16h30 – Os quatro policiais levam cerca de uma hora para remover os computadores e transportá-los. Os agentes deixam o prédio com 51 monitores, mais 43 CPUs e ainda seis máquinas caça-níqueis, que serão encaminhados para destruição.
17 horas – Alguns minutos depois da polícia deixar o local, os mesmos funcionários retornam para dentro do prédio. Começa a preparação para receber novos computadores.
18h50 – Começam a transportar os monitores e outras peças. Para isso, só precisam atravessar a rua. Do outro lado está o depósito. Por cerca de uma hora, correm de um lado para o outro com caixas e computadores em mãos. Apostadores passam e perguntam pela reabertura. A promessa é de que às 20 horas o bingo estará operando.
19h30 – A porta permanece fechada para não levantar suspeitas. Os apostadores começam a chegar. O segurança, com o suporte de uma câmera, é o responsável por atender os clientes. O olheiro abre a porta, os jogadores entram e rapidamente ela é fechada de novo.

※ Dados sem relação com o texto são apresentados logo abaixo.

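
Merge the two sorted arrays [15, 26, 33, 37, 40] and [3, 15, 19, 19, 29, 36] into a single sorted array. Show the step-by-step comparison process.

Merging process:

Compare 15 vs 3: take 3 from right. Merged: [3]
Compare 15 vs 15: take 15 from left. Merged: [3, 15]
Compare 26 vs 15: take 15 from right. Merged: [3, 15, 15]
Compare 26 vs 19: take 19 from right. Merged: [3, 15, 15, 19]
Compare 26 vs 19: take 19 from right. Merged: [3, 15, 15, 19, 19]
Compare 26 vs 29: take 26 from left. Merged: [3, 15, 15, 19, 19, 26]
Compare 33 vs 29: take 29 from right. Merged: [3, 15, 15, 19, 19, 26, 29]
Compare 33 vs 36: take 33 from left. Merged: [3, 15, 15, 19, 19, 26, 29, 33]
Compare 37 vs 36: take 36 from right. Merged: [3, 15, 15, 19, 19, 26, 29, 33, 36]
Append remaining from left: [37, 40]. Merged: [3, 15, 15, 19, 19, 26, 29, 33, 36, 37, 40]

Final merged array: [3, 15, 15, 19, 19, 26, 29, 33, 36, 37, 40]
Total comparisons: 9

The merged array is [3, 15, 15, 19, 19, 26, 29, 33, 36, 37, 40], requiring 9 comparisons. The merge step runs in O(n) time where n is the total number of elements.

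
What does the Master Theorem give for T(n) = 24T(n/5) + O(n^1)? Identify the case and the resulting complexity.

Master Theorem for T(n) = 24T(n/5) + O(n^1):

a = 24, b = 5, c = 1
log_b(a) = log_5(24) = 1.9746

Case 1: c = 1 < log_5(24) = 1.9746
T(n) = O(n^(log_5 24))

For T(n) = 24T(n/5) + O(n^1): log_5(24) = 1.9746. This is Case 1 of the Master Theorem (c < log_b(a), work dominated by leaves), giving O(n^(log_5 24)).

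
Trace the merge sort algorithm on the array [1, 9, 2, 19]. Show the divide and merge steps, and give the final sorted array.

Merge sort trace:

Split: [1, 9, 2, 19] -> [1, 9] and [2, 19]
  Split: [1, 9] -> [1] and [9]
  Merge: [1] + [9] -> [1, 9]
  Split: [2, 19] -> [2] and [19]
  Merge: [2] + [19] -> [2, 19]
Merge: [1, 9] + [2, 19] -> [1, 2, 9, 19]

Final sorted array: [1, 2, 9, 19]

The merge sort proceeds by recursively splitting the array and merging sorted halves.
After all merges, the sorted array is [1, 2, 9, 19].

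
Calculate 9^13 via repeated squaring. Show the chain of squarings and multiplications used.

Computing 9^13 by squaring (build up from 9^1; each line after the first costs one multiplication):

9^1 = 9
9^2 = (9^1)^2 = 9^2 = 81
9^3 = 9 * 9^2 = 9 * 81 = 729
9^6 = (9^3)^2 = 729^2 = 531441
9^12 = (9^6)^2 = 531441^2 = 282429536481
9^13 = 9 * 9^12 = 9 * 282429536481 = 2541865828329

Result: 2541865828329
Multiplications needed: 5 (5 lines after 9^1)

9^13 = 2541865828329. Using exponentiation by squaring, this requires 5 multiplications. The key idea: if the exponent is even, square the half-power; if odd, multiply by the base once.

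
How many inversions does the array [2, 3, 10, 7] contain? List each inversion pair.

Finding inversions in [2, 3, 10, 7]:

(2, 3): arr[2]=10 > arr[3]=7

Total inversions: 1

The array has 1 inversion(s): (2,3). Each pair (i,j) satisfies i < j and arr[i] > arr[j].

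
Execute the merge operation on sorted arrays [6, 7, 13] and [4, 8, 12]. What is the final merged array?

Merging process:

Compare 6 vs 4: take 4 from right. Merged: [4]
Compare 6 vs 8: take 6 from left. Merged: [4, 6]
Compare 7 vs 8: take 7 from left. Merged: [4, 6, 7]
Compare 13 vs 8: take 8 from right. Merged: [4, 6, 7, 8]
Compare 13 vs 12: take 12 from right. Merged: [4, 6, 7, 8, 12]
Append remaining from left: [13]. Merged: [4, 6, 7, 8, 12, 13]

Final merged array: [4, 6, 7, 8, 12, 13]
Total comparisons: 5

The merged array is [4, 6, 7, 8, 12, 13], requiring 5 comparisons. The merge step runs in O(n) time where n is the total number of elements.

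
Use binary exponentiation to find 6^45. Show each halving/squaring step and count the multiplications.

Computing 6^45 by squaring (build up from 6^1; each line after the first costs one multiplication):

6^1 = 6
6^2 = (6^1)^2 = 6^2 = 36
6^4 = (6^2)^2 = 36^2 = 1296
6^5 = 6 * 6^4 = 6 * 1296 = 7776
6^10 = (6^5)^2 = 7776^2 = 60466176
6^11 = 6 * 6^10 = 6 * 60466176 = 362797056
6^22 = (6^11)^2 = 362797056^2 = 131621703842267136
6^44 = (6^22)^2 = 131621703842267136^2 = 17324272922341479351919144385642496
6^45 = 6 * 6^44 = 6 * 17324272922341479351919144385642496 = 103945637534048876111514866313854976

Result: 103945637534048876111514866313854976
Multiplications needed: 8 (8 lines after 6^1)

6^45 = 103945637534048876111514866313854976. Using exponentiation by squaring, this requires 8 multiplications. The key idea: if the exponent is even, square the half-power; if odd, multiply by the base once.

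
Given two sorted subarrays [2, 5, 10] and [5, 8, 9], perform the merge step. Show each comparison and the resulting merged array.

Merging process:

Compare 2 vs 5: take 2 from left. Merged: [2]
Compare 5 vs 5: take 5 from left. Merged: [2, 5]
Compare 10 vs 5: take 5 from right. Merged: [2, 5, 5]
Compare 10 vs 8: take 8 from right. Merged: [2, 5, 5, 8]
Compare 10 vs 9: take 9 from right. Merged: [2, 5, 5, 8, 9]
Append remaining from left: [10]. Merged: [2, 5, 5, 8, 9, 10]

Final merged array: [2, 5, 5, 8, 9, 10]
Total comparisons: 5

The merged array is [2, 5, 5, 8, 9, 10], requiring 5 comparisons. The merge step runs in O(n) time where n is the total number of elements.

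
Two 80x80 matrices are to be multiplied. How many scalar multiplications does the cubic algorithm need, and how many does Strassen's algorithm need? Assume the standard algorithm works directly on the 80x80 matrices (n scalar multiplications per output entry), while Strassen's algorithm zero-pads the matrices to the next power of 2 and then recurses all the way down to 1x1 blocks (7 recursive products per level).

Matrix multiplication for 80x80 matrices:

Strassen's algorithm requires power-of-2 dimensions. Pad 80x80 to 128x128 (next power of 2).

Standard algorithm: 80^3 = 512000 multiplications
Strassen's algorithm: 7^(log2(128)) = 7^7 = 823543 multiplications
Difference: 512000 - 823543 = -311543 (Strassen uses MORE here due to padding overhead — for small or just-over-power-of-2 n, padding can outweigh the per-level savings)

Standard: 512000 multiplications (80^3). Strassen: 823543 multiplications (7^7, after padding to 128x128). Strassen reduces 8 recursive multiplications to 7 at each level.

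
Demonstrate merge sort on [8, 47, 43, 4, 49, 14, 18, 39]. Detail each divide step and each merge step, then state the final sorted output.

Merge sort trace:

Split: [8, 47, 43, 4, 49, 14, 18, 39] -> [8, 47, 43, 4] and [49, 14, 18, 39]
  Split: [8, 47, 43, 4] -> [8, 47] and [43, 4]
    Split: [8, 47] -> [8] and [47]
    Merge: [8] + [47] -> [8, 47]
    Split: [43, 4] -> [43] and [4]
    Merge: [43] + [4] -> [4, 43]
  Merge: [8, 47] + [4, 43] -> [4, 8, 43, 47]
  Split: [49, 14, 18, 39] -> [49, 14] and [18, 39]
    Split: [49, 14] -> [49] and [14]
    Merge: [49] + [14] -> [14, 49]
    Split: [18, 39] -> [18] and [39]
    Merge: [18] + [39] -> [18, 39]
  Merge: [14, 49] + [18, 39] -> [14, 18, 39, 49]
Merge: [4, 8, 43, 47] + [14, 18, 39, 49] -> [4, 8, 14, 18, 39, 43, 47, 49]

Final sorted array: [4, 8, 14, 18, 39, 43, 47, 49]

The merge sort proceeds by recursively splitting the array and merging sorted halves.
After all merges, the sorted array is [4, 8, 14, 18, 39, 43, 47, 49].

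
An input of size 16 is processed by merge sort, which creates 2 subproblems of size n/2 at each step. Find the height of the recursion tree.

For divide and conquer with division factor 2:

Problem sizes at each level:
Level 0: 16
Level 1: 8
Level 2: 4
Level 3: 2
Level 4: 1

The root is level 0 and the size-1 base case is level 4 (the tree spans levels 0 through 4, i.e. 5 levels counting the root), so the depth is the number of divisions: log_2(16) = 4

The recursion tree depth is log_2(16) = 4. At each level, the problem size is divided by 2, so it takes 4 divisions to reduce to a base case of size 1. The algorithm makes 2 recursive calls at each level.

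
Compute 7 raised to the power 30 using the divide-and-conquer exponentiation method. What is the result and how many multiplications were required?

Computing 7^30 by squaring (build up from 7^1; each line after the first costs one multiplication):

7^1 = 7
7^2 = (7^1)^2 = 7^2 = 49
7^3 = 7 * 7^2 = 7 * 49 = 343
7^6 = (7^3)^2 = 343^2 = 117649
7^7 = 7 * 7^6 = 7 * 117649 = 823543
7^14 = (7^7)^2 = 823543^2 = 678223072849
7^15 = 7 * 7^14 = 7 * 678223072849 = 4747561509943
7^30 = (7^15)^2 = 4747561509943^2 = 22539340290692258087863249

Result: 22539340290692258087863249
Multiplications needed: 7 (7 lines after 7^1)

7^30 = 22539340290692258087863249. Using exponentiation by squaring, this requires 7 multiplications. The key idea: if the exponent is even, square the half-power; if odd, multiply by the base once.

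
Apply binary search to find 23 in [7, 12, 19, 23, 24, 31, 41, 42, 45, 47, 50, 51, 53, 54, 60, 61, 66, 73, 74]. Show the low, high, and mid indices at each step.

Binary search for 23 in [7, 12, 19, 23, 24, 31, 41, 42, 45, 47, 50, 51, 53, 54, 60, 61, 66, 73, 74]:

lo=0, hi=18, mid=9, arr[mid]=47 -> 47 > 23, search left half
lo=0, hi=8, mid=4, arr[mid]=24 -> 24 > 23, search left half
lo=0, hi=3, mid=1, arr[mid]=12 -> 12 < 23, search right half
lo=2, hi=3, mid=2, arr[mid]=19 -> 19 < 23, search right half
lo=3, hi=3, mid=3, arr[mid]=23 -> Found target at index 3!

Binary search finds 23 at index 3 after 5 comparisons. The search repeatedly halves the search space by comparing with the middle element.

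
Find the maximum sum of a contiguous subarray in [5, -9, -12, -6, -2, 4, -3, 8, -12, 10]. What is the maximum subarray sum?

Using Kadane's algorithm on [5, -9, -12, -6, -2, 4, -3, 8, -12, 10]:

Scanning through the array:
Position 1 (value -9): max_ending_here = -4, max_so_far = 5
Position 2 (value -12): max_ending_here = -12, max_so_far = 5
Position 3 (value -6): max_ending_here = -6, max_so_far = 5
Position 4 (value -2): max_ending_here = -2, max_so_far = 5
Position 5 (value 4): max_ending_here = 4, max_so_far = 5
Position 6 (value -3): max_ending_here = 1, max_so_far = 5
Position 7 (value 8): max_ending_here = 9, max_so_far = 9
Position 8 (value -12): max_ending_here = -3, max_so_far = 9
Position 9 (value 10): max_ending_here = 10, max_so_far = 10

Maximum subarray: [10]
Maximum sum: 10

The maximum subarray is [10] with sum 10. This subarray runs from index 9 to index 9.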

20 horas – Nesse horário, os computadores ainda não estão prontos para rodarem os jogos. Os funcionários trabalham na reinstalação dos equipamentos para permitir que as apostas recomecem. Ainda assim, alguns apostadores permanecem ali aguardando o começo do jogo.
21h30 – Um repórter, com uma câmera escondida, circula por dentro do bingo. Nesse momento, o jogo já está ocorrendo normalmente. Pelo menos seis funcionários trabalham no estabelecimento. Além do segurança, duas funcionárias controlam o fluxo do caixa e o sorteio. Outras duas são responsáveis pela venda das séries. Também há alguém responsável pela venda de bebida e comida.
As rodadas duram poucos minutos. Antes do início de cada jogada, as vendedoras passam oferecendo as séries para os apostadores. Parte deles prefere marcar os cartões à mão. Nesse caso, em geral, ele joga com poucas séries. Os que apostam valores mais altos utilizam os computadores para fazer a marcação automaticamente.